When the system CPU 10 determines in step 102 that a cache hit is detected, the flow proceeds to step 103 to start reproduction of incoming call melody sound. That is, the sound source 35 generates musical tone signals representing musical tones of multiple parts based on tone-generation parameters given from the sequencer 33, so that the speaker 23 produces musical tones as incoming call melody sound. If the system CPU 10 fails to detect a cache hit in step 102, the flow proceeds to step 104 in which initialization is performed on music data for use in production of incoming call melody sound.

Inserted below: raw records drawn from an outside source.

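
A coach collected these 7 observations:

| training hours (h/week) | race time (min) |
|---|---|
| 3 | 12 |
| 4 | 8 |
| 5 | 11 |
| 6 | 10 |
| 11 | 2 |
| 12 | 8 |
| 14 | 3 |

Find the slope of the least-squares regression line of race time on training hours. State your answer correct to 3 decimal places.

-0.708

n = 7, Σx = 55, Σy = 54, Σxy = 343, Σx² = 547
Sxx = Σx² − (Σx)²/n = 547 − 432.142857 = 114.857143
Sxy = Σxy − (Σx)(Σy)/n = 343 − 424.285714 = -81.285714
b = Sxy/Sxx = -81.285714/114.857143 = -0.707711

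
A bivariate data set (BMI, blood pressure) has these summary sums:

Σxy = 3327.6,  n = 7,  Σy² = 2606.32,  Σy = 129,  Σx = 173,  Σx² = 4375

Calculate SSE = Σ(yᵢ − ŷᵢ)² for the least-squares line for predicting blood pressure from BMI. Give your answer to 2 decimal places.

33.43

Sxx = Σx² − (Σx)²/n = 4375 − 4275.571429 = 99.428571
Sxy = Σxy − (Σx)(Σy)/n = 3327.6 − 3188.142857 = 139.457143
Syy = Σy² − (Σy)²/n = 2606.32 − 2377.285714 = 229.034286
b = Sxy/Sxx = 139.457143/99.428571 = 1.402586
SSE = Syy − b·Sxy = 229.034286 − 1.402586·139.457143 = 33.433621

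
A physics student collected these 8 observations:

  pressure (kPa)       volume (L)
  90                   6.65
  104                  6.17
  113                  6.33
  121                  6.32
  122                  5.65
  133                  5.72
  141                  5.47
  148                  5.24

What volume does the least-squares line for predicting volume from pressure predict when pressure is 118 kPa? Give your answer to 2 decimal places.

n = 8, Σx = 972, Σy = 47.55, Σxy = 5717.04, Σx² = 120684
Sxx = Σx² − (Σx)²/n = 120684 − 118098 = 2586
Sxy = Σxy − (Σx)(Σy)/n = 5717.04 − 5777.325 = -60.285
b = Sxy/Sxx = -60.285/2586 = -0.023312
a = ȳ − b·x̄ = 5.94375 − (-0.023312)·121.5 = 8.776166
ŷ(118) = a + b·118 = 8.776166 + (-0.023312)·118 = 6.025342

6.03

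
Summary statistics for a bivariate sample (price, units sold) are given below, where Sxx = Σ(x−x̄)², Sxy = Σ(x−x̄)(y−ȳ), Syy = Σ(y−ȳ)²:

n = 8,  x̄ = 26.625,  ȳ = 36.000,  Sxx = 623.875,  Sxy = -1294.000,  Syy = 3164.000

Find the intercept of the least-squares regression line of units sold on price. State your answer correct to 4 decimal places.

91.2238

b = Sxy/Sxx = -1294/623.875 = -2.074133
a = ȳ − b·x̄ = 36 − (-2.074133)·26.625 = 91.223803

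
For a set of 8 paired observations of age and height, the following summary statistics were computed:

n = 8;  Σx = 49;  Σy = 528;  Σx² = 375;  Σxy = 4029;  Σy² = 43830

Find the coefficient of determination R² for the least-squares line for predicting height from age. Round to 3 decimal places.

0.940

Sxx = Σx² − (Σx)²/n = 375 − 300.125 = 74.875
Sxy = Σxy − (Σx)(Σy)/n = 4029 − 3234 = 795
Syy = Σy² − (Σy)²/n = 43830 − 34848 = 8982
R² = Sxy²/(Sxx·Syy) = (795)²/(74.875·8982) = 0.939776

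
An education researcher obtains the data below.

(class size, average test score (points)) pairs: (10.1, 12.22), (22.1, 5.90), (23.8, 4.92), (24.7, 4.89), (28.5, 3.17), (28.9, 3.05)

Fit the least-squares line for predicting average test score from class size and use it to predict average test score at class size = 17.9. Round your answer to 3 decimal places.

n = 6, Σx = 138.1, Σy = 34.15, Σxy = 670.181, Σx² = 3414.41
Sxx = Σx² − (Σx)²/n = 3414.41 − 3178.601667 = 235.808333
Sxy = Σxy − (Σx)(Σy)/n = 670.181 − 786.019167 = -115.838167
b = Sxy/Sxx = -115.838167/235.808333 = -0.491239
a = ȳ − b·x̄ = 5.691667 − (-0.491239)·23.016667 = 16.998343
ŷ(17.9) = a + b·17.9 = 16.998343 + (-0.491239)·17.9 = 8.205171

8.205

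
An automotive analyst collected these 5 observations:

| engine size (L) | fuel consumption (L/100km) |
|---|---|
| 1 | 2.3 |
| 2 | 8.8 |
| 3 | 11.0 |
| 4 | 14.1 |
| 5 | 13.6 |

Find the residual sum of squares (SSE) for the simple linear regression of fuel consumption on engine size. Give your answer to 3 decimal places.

n = 5, Σx = 15, Σy = 49.8, Σxy = 177.3, Σx² = 55, Σy² = 587.5
Sxx = Σx² − (Σx)²/n = 55 − 45 = 10
Sxy = Σxy − (Σx)(Σy)/n = 177.3 − 149.4 = 27.9
Syy = Σy² − (Σy)²/n = 587.5 − 496.008 = 91.492
b = Sxy/Sxx = 27.9/10 = 2.79
SSE = Syy − b·Sxy = 91.492 − 2.79·27.9 = 13.651

13.651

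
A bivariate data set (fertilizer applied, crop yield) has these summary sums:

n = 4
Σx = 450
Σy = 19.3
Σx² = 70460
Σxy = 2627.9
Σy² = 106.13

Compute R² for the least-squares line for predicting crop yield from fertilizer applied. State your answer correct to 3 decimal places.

0.808

Sxx = Σx² − (Σx)²/n = 70460 − 50625 = 19835
Sxy = Σxy − (Σx)(Σy)/n = 2627.9 − 2171.25 = 456.65
Syy = Σy² − (Σy)²/n = 106.13 − 93.1225 = 13.0075
R² = Sxy²/(Sxx·Syy) = (456.65)²/(19835·13.0075) = 0.808241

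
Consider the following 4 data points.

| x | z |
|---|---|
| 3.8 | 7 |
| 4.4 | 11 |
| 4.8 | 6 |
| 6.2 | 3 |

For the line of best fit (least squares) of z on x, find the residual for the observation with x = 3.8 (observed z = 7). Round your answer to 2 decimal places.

n = 4, Σx = 19.2, Σy = 27, Σxy = 122.4, Σx² = 95.28
Sxx = Σx² − (Σx)²/n = 95.28 − 92.16 = 3.12
Sxy = Σxy − (Σx)(Σy)/n = 122.4 − 129.6 = -7.2
b = Sxy/Sxx = -7.2/3.12 = -2.307692
a = ȳ − b·x̄ = 6.75 − (-2.307692)·4.8 = 17.826923
ŷ(3.8) = 17.826923 + (-2.307692)·3.8 = 9.057692
residual = y − ŷ = 7 − 9.057692 = -2.057692

-2.06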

In the initialization, the system CPU 10 instantaneously erases the music data precedently stored in the FIFO memory 31 and Voice RAM 34. With reference to the table showing relationships in correspondence between telephone numbers of certain persons, who may be likely to call the user of the portable telephone 1, and musical tune specifying data for specifying musical tunes that may be likely to be reproduced by the music playback section 15, the system CPU 10 newly specifies a musical tune whose melody is to be reproduced on the basis of the telephone number of the calling party. Music data of the specified musical tune are transferred from the system RAM 11 or system ROM 12 to the FIFO memory 31 and Voice RAM 34. Thus, the system CPU 10 completes the initialization of the music data with respect to the music playback section 15. After completion of the initialization in step 104, the flow proceeds to step 103 in which the system CPU 10 starts reproduction of incoming call melody sound corresponding to the musical tune that is newly specified in response to the telephone number of the calling party.


When the system CPU 10 determines in step 101 that the user does not designate an incoming call melody mode on the portable telephone 1, the flow proceeds to step 105 in which the sound source 35 generates signals representing standard incoming call sound such as beep sound, so that the speaker 23 produces the standard incoming call sound to notify the user of reception of an incoming call from the calling party. Incidentally, the user is allowed to set the portable telephone 1 to activate the vibrator 19 to generate vibration, which is substituted for the standard incoming call sound.


After completion of the step 103 or 105, the flow proceeds to step 106 in which a decision is made as to whether or not the user operates a conversation key on the operator input section 17 to proceed to line connection with the telephone terminal of the calling party. When the line connection is established, the flow proceeds to step 107. Herein, the decision step 106 is repeatedly performed until the user operates the conversation key so that the portable telephone 1 continuously rings incoming call sound. In step 107, the system CPU 10 stops generation of incoming call melody sound or standard incoming call sound that is rung by the portable telephone 1.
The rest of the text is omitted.